The Supreme Court agreed to review the decision to resolve a split among the federal appeals courts on when the statute of limitations begins to run for a constructive discharge claim. The Tenth Circuit and two other appeals courts have held that the time period begins to run on the date of the employer's last discriminatory act; however, other federal appeals courts have held that the time period does not begin to run until the employee resigns. The Supreme Court reversed the Tenth Circuit's ruling, finding that the limitations period begins to run when the employee resigns.

The Court began its analysis by interpreting the EEOC regulation at issue while noting the EEOC treats the "federal and private-sector employee limitation period as identical in operation." The Court found that the text of the regulation was not "particularly helpful" so it turned to the "standard rule" for limitations periods. The Court stated that "ordinarily, a limitations period commences when the plaintiff has a complete and present cause of action." The Court continued its analysis by noting that "a cause of action does not become 'complete and present' for limitations purposes until the plaintiff can file suit and obtain relief." The Court applied the "default rule" and found that the "'matter alleged to be discriminatory' in a constructive discharge claim necessarily includes the employee's resignation."

According to the Court, there are three reasons that support this conclusion. First, the Court noted that "a resignation is part of the 'complete and present cause of action' necessary before a statute of limitations ordinarily begins to run." Second, the Court found nothing in the EEOC regulation that "clearly indicated an intent to displace this standard rule." Finally, the Court found that "practical considerations" supported the application of the standard rule in this situation.

Employer's Bottom Line: The practical effect of the Court's ruling in Brennan is the creation of a bright line rule regarding when the statute of limitations period begins to run in Title VII cases alleging constructive discharge. Private-sector employees will now have 180 days (300 days in states that have a state agency) from the date they give their notice of resignation to file an EEOC charge claiming constructive discharge in violation of Title VII, even though the underlying discriminatory act may have occurred beyond the statute of limitations period. While the standard for proving a constructive discharge remains challenging when compared to a normal discriminatory discharge claim, the Court's decision will make it more difficult for employers to prevail on an argument that a constructive discharge claim is untimely. According to the EEOC's Fiscal Year 2015 enforcement statistics, 4,569 charges of discrimination alleging constructive discharge under Title VII were filed as compared to 33,731 charges alleging a discriminatory discharge. It is likely that the number of constructive discharge charges will increase as a result of the Court's decision in Brennan.

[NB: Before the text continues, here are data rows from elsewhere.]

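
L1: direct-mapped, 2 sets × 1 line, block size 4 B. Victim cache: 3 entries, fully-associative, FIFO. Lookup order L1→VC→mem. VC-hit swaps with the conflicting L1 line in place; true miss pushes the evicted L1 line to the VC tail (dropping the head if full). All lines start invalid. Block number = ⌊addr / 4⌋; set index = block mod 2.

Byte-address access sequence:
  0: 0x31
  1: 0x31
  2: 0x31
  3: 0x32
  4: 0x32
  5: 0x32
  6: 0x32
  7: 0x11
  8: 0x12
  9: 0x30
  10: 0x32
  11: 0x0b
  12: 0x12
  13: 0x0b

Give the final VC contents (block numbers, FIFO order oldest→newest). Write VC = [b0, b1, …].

  [0] addr=0x31 blk=12 s=0: MISS | VC []
  [1] addr=0x31 blk=12 s=0: L1-HIT | VC []
  [2] addr=0x31 blk=12 s=0: L1-HIT | VC []
  [3] addr=0x32 blk=12 s=0: L1-HIT | VC []
  [4] addr=0x32 blk=12 s=0: L1-HIT | VC []
  [5] addr=0x32 blk=12 s=0: L1-HIT | VC []
  [6] addr=0x32 blk=12 s=0: L1-HIT | VC []
  [7] addr=0x11 blk=4 s=0: MISS | VC [12]
  [8] addr=0x12 blk=4 s=0: L1-HIT | VC [12]
  [9] addr=0x30 blk=12 s=0: VC-HIT | VC [4]
  [10] addr=0x32 blk=12 s=0: L1-HIT | VC [4]
  [11] addr=0xb blk=2 s=0: MISS | VC [4, 12]
  [12] addr=0x12 blk=4 s=0: VC-HIT | VC [2, 12]
  [13] addr=0xb blk=2 s=0: VC-HIT | VC [4, 12]

VC = [4, 12]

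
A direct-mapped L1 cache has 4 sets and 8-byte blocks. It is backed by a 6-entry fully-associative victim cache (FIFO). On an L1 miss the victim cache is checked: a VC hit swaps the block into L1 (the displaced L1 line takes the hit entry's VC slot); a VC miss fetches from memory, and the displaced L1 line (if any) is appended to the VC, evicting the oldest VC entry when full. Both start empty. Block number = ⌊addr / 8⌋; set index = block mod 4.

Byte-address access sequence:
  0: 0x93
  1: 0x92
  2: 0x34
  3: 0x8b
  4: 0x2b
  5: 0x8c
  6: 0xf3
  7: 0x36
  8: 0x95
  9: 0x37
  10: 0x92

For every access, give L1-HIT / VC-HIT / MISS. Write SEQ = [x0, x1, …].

SEQ = [MISS, L1-HIT, MISS, MISS, MISS, VC-HIT, MISS, VC-HIT, VC-HIT, VC-HIT, VC-HIT]

#0 0x93→b18/s2 MISS; vc=[]
#1 0x92→b18/s2 L1-HIT; vc=[]
#2 0x34→b6/s2 MISS; vc=[18]
#3 0x8b→b17/s1 MISS; vc=[18]
#4 0x2b→b5/s1 MISS; vc=[18,17]
#5 0x8c→b17/s1 VC-HIT; vc=[18,5]
#6 0xf3→b30/s2 MISS; vc=[18,5,6]
#7 0x36→b6/s2 VC-HIT; vc=[18,5,30]
#8 0x95→b18/s2 VC-HIT; vc=[6,5,30]
#9 0x37→b6/s2 VC-HIT; vc=[18,5,30]
#10 0x92→b18/s2 VC-HIT; vc=[6,5,30]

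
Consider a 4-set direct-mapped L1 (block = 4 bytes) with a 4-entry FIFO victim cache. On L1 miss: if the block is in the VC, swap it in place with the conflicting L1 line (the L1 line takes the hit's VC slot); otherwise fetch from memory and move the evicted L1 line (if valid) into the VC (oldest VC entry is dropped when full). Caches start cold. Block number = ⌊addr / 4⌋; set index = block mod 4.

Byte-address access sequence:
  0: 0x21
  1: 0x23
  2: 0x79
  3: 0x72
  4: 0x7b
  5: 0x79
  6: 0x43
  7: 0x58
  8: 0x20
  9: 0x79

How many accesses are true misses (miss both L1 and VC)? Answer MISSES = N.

MISSES = 5

  [0] addr=0x21 blk=8 s=0: MISS | VC []
  [1] addr=0x23 blk=8 s=0: L1-HIT | VC []
  [2] addr=0x79 blk=30 s=2: MISS | VC []
  [3] addr=0x72 blk=28 s=0: MISS | VC [8]
  [4] addr=0x7b blk=30 s=2: L1-HIT | VC [8]
  [5] addr=0x79 blk=30 s=2: L1-HIT | VC [8]
  [6] addr=0x43 blk=16 s=0: MISS | VC [8, 28]
  [7] addr=0x58 blk=22 s=2: MISS | VC [8, 28, 30]
  [8] addr=0x20 blk=8 s=0: VC-HIT | VC [16, 28, 30]
  [9] addr=0x79 blk=30 s=2: VC-HIT | VC [16, 28, 22]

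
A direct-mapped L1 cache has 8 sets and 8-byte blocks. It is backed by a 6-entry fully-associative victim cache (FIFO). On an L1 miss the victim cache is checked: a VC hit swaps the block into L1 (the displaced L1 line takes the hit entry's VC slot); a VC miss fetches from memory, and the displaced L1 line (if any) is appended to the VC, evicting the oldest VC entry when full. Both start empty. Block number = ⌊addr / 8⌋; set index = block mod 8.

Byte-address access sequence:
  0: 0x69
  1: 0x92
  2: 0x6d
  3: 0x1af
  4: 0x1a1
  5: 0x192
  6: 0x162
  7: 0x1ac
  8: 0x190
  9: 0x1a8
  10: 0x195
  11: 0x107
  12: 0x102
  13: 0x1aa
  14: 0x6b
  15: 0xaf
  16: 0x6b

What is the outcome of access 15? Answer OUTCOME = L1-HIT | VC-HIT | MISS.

OUTCOME = MISS

#0 0x69→b13/s5 MISS; vc=[]
#1 0x92→b18/s2 MISS; vc=[]
#2 0x6d→b13/s5 L1-HIT; vc=[]
#3 0x1af→b53/s5 MISS; vc=[13]
#4 0x1a1→b52/s4 MISS; vc=[13]
#5 0x192→b50/s2 MISS; vc=[13,18]
#6 0x162→b44/s4 MISS; vc=[13,18,52]
#7 0x1ac→b53/s5 L1-HIT; vc=[13,18,52]
#8 0x190→b50/s2 L1-HIT; vc=[13,18,52]
#9 0x1a8→b53/s5 L1-HIT; vc=[13,18,52]
#10 0x195→b50/s2 L1-HIT; vc=[13,18,52]
#11 0x107→b32/s0 MISS; vc=[13,18,52]
#12 0x102→b32/s0 L1-HIT; vc=[13,18,52]
#13 0x1aa→b53/s5 L1-HIT; vc=[13,18,52]
#14 0x6b→b13/s5 VC-HIT; vc=[53,18,52]
#15 0xaf→b21/s5 MISS; vc=[53,18,52,13]
#16 0x6b→b13/s5 VC-HIT; vc=[53,18,52,21]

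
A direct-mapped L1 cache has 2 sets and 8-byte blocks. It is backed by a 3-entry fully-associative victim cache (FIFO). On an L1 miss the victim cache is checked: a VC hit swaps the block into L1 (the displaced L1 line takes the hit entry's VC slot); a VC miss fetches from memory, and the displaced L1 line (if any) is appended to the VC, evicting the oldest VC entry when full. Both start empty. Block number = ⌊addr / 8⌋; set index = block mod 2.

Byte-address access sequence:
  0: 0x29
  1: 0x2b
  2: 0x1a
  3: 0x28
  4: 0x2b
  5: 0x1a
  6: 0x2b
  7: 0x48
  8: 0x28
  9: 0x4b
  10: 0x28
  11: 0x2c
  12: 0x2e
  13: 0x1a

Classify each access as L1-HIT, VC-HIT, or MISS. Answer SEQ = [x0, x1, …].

  [0] addr=0x29 blk=5 s=1: MISS | VC []
  [1] addr=0x2b blk=5 s=1: L1-HIT | VC []
  [2] addr=0x1a blk=3 s=1: MISS | VC [5]
  [3] addr=0x28 blk=5 s=1: VC-HIT | VC [3]
  [4] addr=0x2b blk=5 s=1: L1-HIT | VC [3]
  [5] addr=0x1a blk=3 s=1: VC-HIT | VC [5]
  [6] addr=0x2b blk=5 s=1: VC-HIT | VC [3]
  [7] addr=0x48 blk=9 s=1: MISS | VC [3, 5]
  [8] addr=0x28 blk=5 s=1: VC-HIT | VC [3, 9]
  [9] addr=0x4b blk=9 s=1: VC-HIT | VC [3, 5]
  [10] addr=0x28 blk=5 s=1: VC-HIT | VC [3, 9]
  [11] addr=0x2c blk=5 s=1: L1-HIT | VC [3, 9]
  [12] addr=0x2e blk=5 s=1: L1-HIT | VC [3, 9]
  [13] addr=0x1a blk=3 s=1: VC-HIT | VC [5, 9]

SEQ = [MISS, L1-HIT, MISS, VC-HIT, L1-HIT, VC-HIT, VC-HIT, MISS, VC-HIT, VC-HIT, VC-HIT, L1-HIT, L1-HIT, VC-HIT]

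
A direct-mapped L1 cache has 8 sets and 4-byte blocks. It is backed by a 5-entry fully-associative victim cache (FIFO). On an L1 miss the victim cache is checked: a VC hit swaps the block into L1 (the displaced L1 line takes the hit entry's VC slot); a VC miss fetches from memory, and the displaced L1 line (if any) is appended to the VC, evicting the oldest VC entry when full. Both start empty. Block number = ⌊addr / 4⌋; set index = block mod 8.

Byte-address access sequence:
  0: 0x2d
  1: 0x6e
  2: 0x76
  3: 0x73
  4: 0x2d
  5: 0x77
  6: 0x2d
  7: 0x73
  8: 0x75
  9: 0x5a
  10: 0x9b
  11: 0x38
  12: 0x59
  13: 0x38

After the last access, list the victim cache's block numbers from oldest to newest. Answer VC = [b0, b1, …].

VC = [27, 22, 38]

#0 0x2d→b11/s3 MISS; vc=[]
#1 0x6e→b27/s3 MISS; vc=[11]
#2 0x76→b29/s5 MISS; vc=[11]
#3 0x73→b28/s4 MISS; vc=[11]
#4 0x2d→b11/s3 VC-HIT; vc=[27]
#5 0x77→b29/s5 L1-HIT; vc=[27]
#6 0x2d→b11/s3 L1-HIT; vc=[27]
#7 0x73→b28/s4 L1-HIT; vc=[27]
#8 0x75→b29/s5 L1-HIT; vc=[27]
#9 0x5a→b22/s6 MISS; vc=[27]
#10 0x9b→b38/s6 MISS; vc=[27,22]
#11 0x38→b14/s6 MISS; vc=[27,22,38]
#12 0x59→b22/s6 VC-HIT; vc=[27,14,38]
#13 0x38→b14/s6 VC-HIT; vc=[27,22,38]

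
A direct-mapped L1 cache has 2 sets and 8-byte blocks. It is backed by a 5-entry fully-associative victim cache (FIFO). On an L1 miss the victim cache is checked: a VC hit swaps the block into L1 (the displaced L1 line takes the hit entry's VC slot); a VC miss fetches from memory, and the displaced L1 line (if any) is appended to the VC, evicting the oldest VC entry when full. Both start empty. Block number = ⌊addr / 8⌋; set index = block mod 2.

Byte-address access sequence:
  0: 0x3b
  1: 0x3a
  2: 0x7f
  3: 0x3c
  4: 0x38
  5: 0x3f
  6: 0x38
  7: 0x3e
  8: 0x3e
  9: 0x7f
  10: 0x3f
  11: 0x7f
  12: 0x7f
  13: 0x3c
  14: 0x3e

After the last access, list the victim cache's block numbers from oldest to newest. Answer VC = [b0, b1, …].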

While the Brennan decision is not a good one for employers since it will, in most cases, expand the time period for employees to file a constructive discharge claim, employers can take some steps to help ensure that the conditions of the workplace cannot objectively be viewed as "intolerable." Employers should continue to be vigilant to ensure employees who lodge internal complaints or file EEOC charges are not subject to retaliation. Additionally, employers should continue to investigate workplace complaints promptly, issue appropriate warnings to supervisory personnel against retaliating against employees who make complaints, and conduct follow-up monitoring during and after the investigation. Prompt disciplinary action should be taken against management personnel who violate company policy prohibiting retaliation. Company policy against retaliation should, of course, be contained in the employer's anti-harassment policy and clearly expressed, including the potential disciplinary consequences for violating the policy.

The content of this article is intended to provide a general guide to the subject matter. Specialist advice should be sought about your specific circumstances.